Drawing allows me to imagine a world where people and animals wear everyday objects as false noses:

Land of False Noses

The Land of False Noses (2014 ink and watercolour on a sketchbook page)

Or a birthday supper shared with a tired dog:

Birthday Supper

The Birthday Supper (2013 ink and coloured pencil 30 cms square)

Why shouldn’t we draw?

The Beautiful South

Blauvac blog

Blauvac (2015 ink A5 sketchbook page)

Ah, southern Europe! Grilled squid, a crisp dry white wine, crusty white bread dipped in olive oil and balsamic vinegar, the sun shining on a zinc table, the scent of the Mediterranean, the perfume of oleander and wild irises, warm evenings and a sky full of stars. The above drawing is one of the views from Le Mazet des Cyprès in Provence, but I wonder if the little abstract below isn’t a better evocation of the beautiful South with its range of Mediterranean blues?

Mittelmeer blog

Mittelmeer (2009 watercolour 5cms square)

Storytelling

Veteren blog

The Veteran (2015 charcoal and pastel 40cms x 30cms approx.)

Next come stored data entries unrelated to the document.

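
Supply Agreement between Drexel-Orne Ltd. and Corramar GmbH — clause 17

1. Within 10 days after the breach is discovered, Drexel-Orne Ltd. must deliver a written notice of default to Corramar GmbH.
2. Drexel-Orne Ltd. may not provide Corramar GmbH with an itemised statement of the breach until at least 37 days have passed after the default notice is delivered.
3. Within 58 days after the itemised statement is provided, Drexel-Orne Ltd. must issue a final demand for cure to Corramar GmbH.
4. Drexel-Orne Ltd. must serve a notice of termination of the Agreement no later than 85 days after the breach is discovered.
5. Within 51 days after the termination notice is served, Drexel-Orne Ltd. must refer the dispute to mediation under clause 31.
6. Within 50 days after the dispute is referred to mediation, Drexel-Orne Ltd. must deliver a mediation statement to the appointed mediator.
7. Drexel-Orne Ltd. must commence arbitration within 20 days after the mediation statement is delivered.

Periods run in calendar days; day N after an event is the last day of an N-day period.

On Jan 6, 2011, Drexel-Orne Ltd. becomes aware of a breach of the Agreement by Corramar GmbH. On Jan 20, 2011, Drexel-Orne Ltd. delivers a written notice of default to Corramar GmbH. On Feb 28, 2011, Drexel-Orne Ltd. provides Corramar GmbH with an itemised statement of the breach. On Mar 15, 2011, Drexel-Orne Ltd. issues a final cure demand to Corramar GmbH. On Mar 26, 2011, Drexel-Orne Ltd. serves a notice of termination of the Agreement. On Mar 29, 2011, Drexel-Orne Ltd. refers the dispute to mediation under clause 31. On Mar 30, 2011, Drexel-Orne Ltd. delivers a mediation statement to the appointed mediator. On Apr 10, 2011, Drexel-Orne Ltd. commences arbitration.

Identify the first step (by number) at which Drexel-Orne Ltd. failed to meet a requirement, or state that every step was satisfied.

Step 1 — counting 10 days from Jan 6, 2011 (when the breach is discovered) gives a deadline of Jan 16, 2011; done Jan 20, 2011 — 4 days late.
Later steps need not be reached.

Step 1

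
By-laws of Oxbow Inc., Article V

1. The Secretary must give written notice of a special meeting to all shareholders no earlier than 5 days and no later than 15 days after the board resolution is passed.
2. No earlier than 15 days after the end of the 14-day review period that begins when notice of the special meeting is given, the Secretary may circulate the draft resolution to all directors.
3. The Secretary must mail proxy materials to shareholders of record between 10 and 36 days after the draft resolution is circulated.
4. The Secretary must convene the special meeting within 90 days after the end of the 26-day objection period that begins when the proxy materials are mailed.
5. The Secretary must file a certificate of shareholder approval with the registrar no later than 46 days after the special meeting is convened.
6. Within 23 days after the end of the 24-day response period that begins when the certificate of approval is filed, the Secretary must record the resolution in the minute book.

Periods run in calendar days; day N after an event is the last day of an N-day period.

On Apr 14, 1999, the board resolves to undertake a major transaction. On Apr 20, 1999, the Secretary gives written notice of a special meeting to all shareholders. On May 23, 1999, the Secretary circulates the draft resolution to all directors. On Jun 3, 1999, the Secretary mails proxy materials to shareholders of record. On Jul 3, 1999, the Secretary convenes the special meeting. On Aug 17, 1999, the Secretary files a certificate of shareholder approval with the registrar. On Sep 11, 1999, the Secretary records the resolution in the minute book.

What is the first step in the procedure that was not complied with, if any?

Step 1 — 5 and 15 days from Apr 14, 1999 (when the board resolution is passed) are Apr 19, 1999 and Apr 29, 1999 respectively; Apr 20, 1999 falls inside that range.
Step 2 — must wait 15 days from May 4, 1999 (end of the 14-day review period, which began when notice of the special meeting is given on Apr 20, 1999), so not before May 19, 1999; done May 23, 1999 — permitted.
Step 3 — 10 and 36 days from May 23, 1999 (when the draft resolution is circulated) are Jun 2, 1999 and Jun 28, 1999 respectively; Jun 3, 1999 falls inside that range.
Step 4 — counting 90 days from Jun 29, 1999 (end of the 26-day objection period, which began when the proxy materials are mailed on Jun 3, 1999) gives a deadline of Sep 27, 1999; completed Jul 3, 1999, before the deadline.
Step 5 — counting 46 days from Jul 3, 1999 (when the special meeting is convened) gives a deadline of Aug 18, 1999; Aug 17, 1999 is within that limit.
Step 6 — counting 23 days from Sep 10, 1999 (end of the 24-day response period, which began when the certificate of approval is filed on Aug 17, 1999) gives a deadline of Oct 3, 1999; completed Sep 11, 1999, before the deadline.

None — every step was satisfied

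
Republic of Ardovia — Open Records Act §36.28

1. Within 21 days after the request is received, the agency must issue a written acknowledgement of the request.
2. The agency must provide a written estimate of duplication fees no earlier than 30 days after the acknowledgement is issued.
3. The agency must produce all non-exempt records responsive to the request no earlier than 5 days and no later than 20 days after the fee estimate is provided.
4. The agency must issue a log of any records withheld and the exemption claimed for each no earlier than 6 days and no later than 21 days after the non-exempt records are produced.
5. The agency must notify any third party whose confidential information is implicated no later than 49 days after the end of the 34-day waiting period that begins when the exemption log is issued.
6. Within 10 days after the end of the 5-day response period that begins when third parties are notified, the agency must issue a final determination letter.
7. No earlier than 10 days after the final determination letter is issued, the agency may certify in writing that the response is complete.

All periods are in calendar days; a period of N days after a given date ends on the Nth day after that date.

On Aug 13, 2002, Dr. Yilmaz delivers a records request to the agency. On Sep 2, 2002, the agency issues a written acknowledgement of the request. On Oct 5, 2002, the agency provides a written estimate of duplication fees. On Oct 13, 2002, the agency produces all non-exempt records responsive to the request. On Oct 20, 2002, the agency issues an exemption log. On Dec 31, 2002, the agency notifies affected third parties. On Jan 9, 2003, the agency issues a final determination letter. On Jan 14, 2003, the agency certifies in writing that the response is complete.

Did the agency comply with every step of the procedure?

No

Step 1: 21 days after Aug 13, 2002 (when the request is received) is Sep 3, 2002; completed Sep 2, 2002, before the deadline.
Step 2: the earliest permitted date is 30 days after Sep 2, 2002 (when the acknowledgement is issued), i.e. Oct 2, 2002; Oct 5, 2002 is on or after that date.
Step 3: the window is 5–20 days after Oct 5, 2002 (when the fee estimate is provided), so Oct 10, 2002 through Oct 25, 2002; done Oct 13, 2002 — within the window.
Step 4: the window is 6–21 days after Oct 13, 2002 (when the non-exempt records are produced), so Oct 19, 2002 through Nov 3, 2002; Oct 20, 2002 falls inside that range.
Step 5: 49 days after Nov 23, 2002 (end of the 34-day waiting period, which began when the exemption log is issued on Oct 20, 2002) is Jan 11, 2003; completed Dec 31, 2002, before the deadline.
Step 6: 10 days after Jan 5, 2003 (end of the 5-day response period, which began when third parties are notified on Dec 31, 2002) is Jan 15, 2003; Jan 9, 2003 is within that limit.
Step 7: the earliest permitted date is 10 days after Jan 9, 2003 (when the final determination letter is issued), i.e. Jan 19, 2003; Jan 14, 2003 is 5 days before the earliest permitted date.
No need to go further; step 7 was not satisfied.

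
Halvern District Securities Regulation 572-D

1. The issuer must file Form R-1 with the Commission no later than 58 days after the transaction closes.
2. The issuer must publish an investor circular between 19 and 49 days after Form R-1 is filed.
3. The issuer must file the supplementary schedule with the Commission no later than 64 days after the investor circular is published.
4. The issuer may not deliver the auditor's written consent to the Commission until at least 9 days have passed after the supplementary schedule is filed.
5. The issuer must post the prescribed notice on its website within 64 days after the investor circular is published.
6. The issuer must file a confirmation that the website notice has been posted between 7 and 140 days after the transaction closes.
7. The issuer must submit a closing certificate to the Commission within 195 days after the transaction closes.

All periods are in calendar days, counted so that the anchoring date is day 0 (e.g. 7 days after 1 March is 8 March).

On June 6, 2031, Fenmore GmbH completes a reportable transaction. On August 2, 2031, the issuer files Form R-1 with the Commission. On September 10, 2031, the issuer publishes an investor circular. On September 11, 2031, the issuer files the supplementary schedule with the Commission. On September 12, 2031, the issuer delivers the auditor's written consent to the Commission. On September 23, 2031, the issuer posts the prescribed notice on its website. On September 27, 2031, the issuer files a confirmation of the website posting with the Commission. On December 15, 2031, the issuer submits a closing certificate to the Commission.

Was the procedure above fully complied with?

No

Step 1 — counting 58 days from June 6, 2031 (when the transaction closes) gives a deadline of August 3, 2031; done August 2, 2031 — timely.
Step 2 — 19 and 49 days from August 2, 2031 (when Form R-1 is filed) are August 21, 2031 and September 20, 2031 respectively; September 10, 2031 falls inside that range.
Step 3 — counting 64 days from September 10, 2031 (when the investor circular is published) gives a deadline of November 13, 2031; completed September 11, 2031, before the deadline.
Step 4 — must wait 9 days from September 11, 2031 (when the supplementary schedule is filed), so not before September 20, 2031; done September 12, 2031 — 8 days too early.
The procedure was therefore not followed at step 4.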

Inspired, no doubt, by Doug Selway’s exhibition, Shelf Lives – which looked movingly at aspects of memory and story-telling – I thought I’d draw someone with a vivid history.

This charcoal and pastel drawing is based on a David Bailey photograph of 103 year old war veteran, Joe Britten, published in the Guardian some months ago. Joe has had a life and a half, serving in A Squadron of the reconnaissance unit during the Second World War alongside actor David Niven. Apparently, Niven asked Joe, “Who do you fancy in Hollywood?” He answered, “Dorothy Lamour.” “I’ll see to it, Joe” said the actor. After the fighting was over, Joe received a 6′ high photograph of Miss Lamour signed “To Joe, love from Dotty.”